但要是她知道烈云逸将那女人和孩子都以极其残忍的手段杀死就不知道是什么感受了。
礼苏又道,她暗中让人将那些暗地里蠢蠢欲动的人给捉拿了,这使得烈云逸除了一个登基典礼,他这个皇帝已经做得很是踏实了。
“你怎么从龙脉出来的?”烈云逸问道。
礼苏神色一缓,道:“从另外一条通道,我受了伤,不知道外面情况,就没有出来。”
她的脑子里,却是不由想到,疯狂之后一身疲软的从君越怀中醒来时的情况,那君越故作愧疚却是忍不住得意满足的脸。
她一副要生气的模样,君越当即快速开口:“阿苏,是你主动的,我只能配合你。
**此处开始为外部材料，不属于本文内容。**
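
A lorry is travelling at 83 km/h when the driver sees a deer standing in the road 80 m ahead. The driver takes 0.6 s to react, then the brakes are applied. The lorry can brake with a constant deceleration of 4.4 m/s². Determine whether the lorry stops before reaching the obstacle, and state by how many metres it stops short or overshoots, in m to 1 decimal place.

Yes — it stops 5.8 m short of the obstacle

83 km/h ÷ 3.6 = 23.0556 m/s.
Reaction distance = 23.0556 × 0.6 = 13.833 m.
Braking distance = v²/(2a) = 531.561 / 8.800 = 60.405 m.
Total stopping distance = 13.833 + 60.405 = 74.238 m, vs 80 m available — it stops with 80 − 74.238 = 5.762 m to spare.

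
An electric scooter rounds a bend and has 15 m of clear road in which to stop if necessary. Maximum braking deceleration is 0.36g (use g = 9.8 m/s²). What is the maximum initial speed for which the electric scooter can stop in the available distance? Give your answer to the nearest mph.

Maximum speed ≈ 23 mph

a = 0.36 × 9.8 = 3.528 m/s².
v²/(2a) = d ⇒ v = √(2 × 3.528 × 15) = √105.84 = 10.2879 m/s.
10.2879 m/s ÷ 0.44704 = 23.013 mph.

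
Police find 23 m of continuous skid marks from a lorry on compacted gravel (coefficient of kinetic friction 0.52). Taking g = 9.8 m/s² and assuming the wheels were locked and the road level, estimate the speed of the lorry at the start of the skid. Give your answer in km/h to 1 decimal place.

Initial speed ≈ 55.1 km/h

Deceleration a = μg = 0.52 × 9.8 = 5.096 m/s².
v = √(2a·d) = √(2 × 5.096 × 23) = √234.416 = 15.3106 m/s.
= 15.3106 × 3.6 = 55.118 km/h.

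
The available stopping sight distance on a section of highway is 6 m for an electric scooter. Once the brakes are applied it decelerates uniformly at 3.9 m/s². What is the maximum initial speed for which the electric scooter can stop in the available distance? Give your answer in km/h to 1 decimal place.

v²/(2a) = d ⇒ v = √(2 × 3.900 × 6) = √46.80 = 6.8411 m/s.
6.8411 m/s × 3.6 = 24.628 km/h.

Maximum speed ≈ 24.6 km/h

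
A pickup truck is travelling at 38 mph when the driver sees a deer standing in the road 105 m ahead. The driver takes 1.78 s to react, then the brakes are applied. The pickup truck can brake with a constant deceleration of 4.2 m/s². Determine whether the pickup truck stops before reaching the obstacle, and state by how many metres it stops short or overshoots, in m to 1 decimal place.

Yes — it stops 40.4 m short of the obstacle

38 mph × 0.44704 = 16.9875 m/s.
Reaction distance = 16.9875 × 1.78 = 30.238 m.
Braking distance = v²/(2a) = 288.575 / 8.400 = 34.354 m.
Total stopping distance = 30.238 + 34.354 = 64.592 m, vs 105 m available — it stops with 105 − 64.592 = 40.408 m to spare.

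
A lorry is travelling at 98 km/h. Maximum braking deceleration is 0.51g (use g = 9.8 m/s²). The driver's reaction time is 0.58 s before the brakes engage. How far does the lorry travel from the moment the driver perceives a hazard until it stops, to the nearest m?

98 km/h ÷ 3.6 = 27.2222 m/s.
a = 0.51 × 9.8 = 4.998 m/s².
Reaction distance = v·t_r = 27.2222 × 0.58 = 15.789 m.
Braking distance = v²/(2a) = 27.2222² / (2 × 4.998) = 741.048 / 9.996 = 74.134 m.
Total = 15.789 + 74.134 = 89.923 m.

Total stopping distance ≈ 90 m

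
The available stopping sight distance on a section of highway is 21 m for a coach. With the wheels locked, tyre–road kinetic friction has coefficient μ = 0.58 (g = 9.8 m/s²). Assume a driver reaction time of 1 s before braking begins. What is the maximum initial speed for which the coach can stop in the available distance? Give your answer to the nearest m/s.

a = μg = 0.58 × 9.8 = 5.684 m/s².
Stopping distance: v·t_r + v²/(2a) = 21 with t_r = 1 s and a = 5.684 m/s².
So v² + 11.368 v − 238.73 = 0.
Positive root: v = −a·t_r + √((a·t_r)² + 2a·d) = −5.684 + √(32.308 + 238.73) = 10.7792 m/s.

Maximum speed ≈ 11 m/s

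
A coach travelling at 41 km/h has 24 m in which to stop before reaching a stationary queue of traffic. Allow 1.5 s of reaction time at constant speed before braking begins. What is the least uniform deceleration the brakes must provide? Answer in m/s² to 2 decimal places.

Required deceleration ≈ 9.38 m/s²

41 km/h ÷ 3.6 = 11.3889 m/s.
Distance covered during reaction = 11.3889 × 1.5 = 17.083 m.
Distance available for braking: 24 − 17.083 = 6.917 m.
v² = 2a·d ⇒ a = v²/(2d) = 11.3889² / (2 × 6.917) = 129.707 / 13.834 = 9.3760 m/s².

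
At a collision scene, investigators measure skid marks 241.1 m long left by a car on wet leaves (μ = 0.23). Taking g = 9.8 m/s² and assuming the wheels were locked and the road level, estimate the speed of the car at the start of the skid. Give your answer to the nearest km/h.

Initial speed ≈ 119 km/h

Deceleration a = μg = 0.23 × 9.8 = 2.254 m/s².
v = √(2a·d) = √(2 × 2.254 × 241.1) = √1086.879 = 32.9678 m/s.
= 32.9678 × 3.6 = 118.684 km/h.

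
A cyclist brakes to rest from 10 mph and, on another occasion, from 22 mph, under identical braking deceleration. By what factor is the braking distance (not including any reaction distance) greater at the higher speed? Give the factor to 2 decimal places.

Braking distance d = v²/(2a), so with a fixed, d ∝ v².
Factor = (22/10)² = 2.2000² = 4.8400.

Factor ≈ 4.84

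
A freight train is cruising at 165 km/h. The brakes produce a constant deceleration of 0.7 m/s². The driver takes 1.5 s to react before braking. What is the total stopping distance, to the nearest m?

165 km/h ÷ 3.6 = 45.8333 m/s.
Reaction distance = v·t_r = 45.8333 × 1.5 = 68.750 m.
Braking distance = v²/(2a) = 45.8333² / (2 × 0.700) = 2100.691 / 1.400 = 1500.494 m.
Total = 68.750 + 1500.494 = 1569.244 m.

Total stopping distance ≈ 1569 m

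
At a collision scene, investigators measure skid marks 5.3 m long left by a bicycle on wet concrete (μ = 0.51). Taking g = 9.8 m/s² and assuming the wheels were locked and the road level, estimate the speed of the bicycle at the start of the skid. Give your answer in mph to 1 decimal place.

Initial speed ≈ 16.3 mph

Deceleration a = μg = 0.51 × 9.8 = 4.998 m/s².
v = √(2a·d) = √(2 × 4.998 × 5.3) = √52.979 = 7.2787 m/s.
= 7.2787 ÷ 0.44704 = 16.282 mph.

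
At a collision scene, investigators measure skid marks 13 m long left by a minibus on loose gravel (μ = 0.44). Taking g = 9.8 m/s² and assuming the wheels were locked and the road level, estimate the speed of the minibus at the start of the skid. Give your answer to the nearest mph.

Initial speed ≈ 24 mph

Deceleration a = μg = 0.44 × 9.8 = 4.312 m/s².
v = √(2a·d) = √(2 × 4.312 × 13) = √112.112 = 10.5883 m/s.
= 10.5883 ÷ 0.44704 = 23.685 mph.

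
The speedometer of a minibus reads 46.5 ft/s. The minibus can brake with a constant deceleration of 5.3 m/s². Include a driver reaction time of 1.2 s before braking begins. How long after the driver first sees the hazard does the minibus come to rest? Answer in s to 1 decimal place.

Total time ≈ 3.9 s

46.5 ft/s × 0.3048 = 14.1732 m/s.
Braking time = v/a = 14.1732 / 5.300 = 2.674 s.
Total = 1.2 + 2.674 = 3.874 s.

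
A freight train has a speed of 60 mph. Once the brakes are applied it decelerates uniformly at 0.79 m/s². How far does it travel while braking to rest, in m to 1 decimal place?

Braking distance ≈ 455.3 m

60 mph × 0.44704 = 26.8224 m/s.
Braking distance = v²/(2a) = 26.8224² / (2 × 0.790) = 719.441 / 1.580 = 455.342 m.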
”
那无奈的语气,好似他是被强迫的一般,虽然,那确实是她主动的,但更主动的,不是他么?
而更可恶的是,那药效太过强烈,使得她又是磨磨蹭蹭着,然后……所以,再悲愤都没有用。
后来彻底恢复后,已经是一天之后了,上京城依旧是戒备森严,一片动乱,城中的百姓都不敢随意出来走动,驿馆的各国人都表面很是安分的待着。
礼苏想了想,就并没有现身,而是在暗处待着处理情况。
但那君越却是如沾上的牛皮糖一般,一直紧紧的跟着礼苏的,一副无辜的被害者模样,好似她赶他走就犯了什么罪一般,使得她难以开口。
今日进宫,都是在君越不舍的目光下而来的。
“是吗?那在龙脉里发生了什么?”烈云逸看着她那愤懑的表情,眼底暗沉。
礼苏想了想,将事情大概说了下,说是国师将她抓进去,想来就是找个借口想要进龙脉,让皇帝打开禁制,而进去之后,她就被国师当作肉盾,因为那龙脉有攻击力,若不是君越赶到,她就已经死在了国师的手下。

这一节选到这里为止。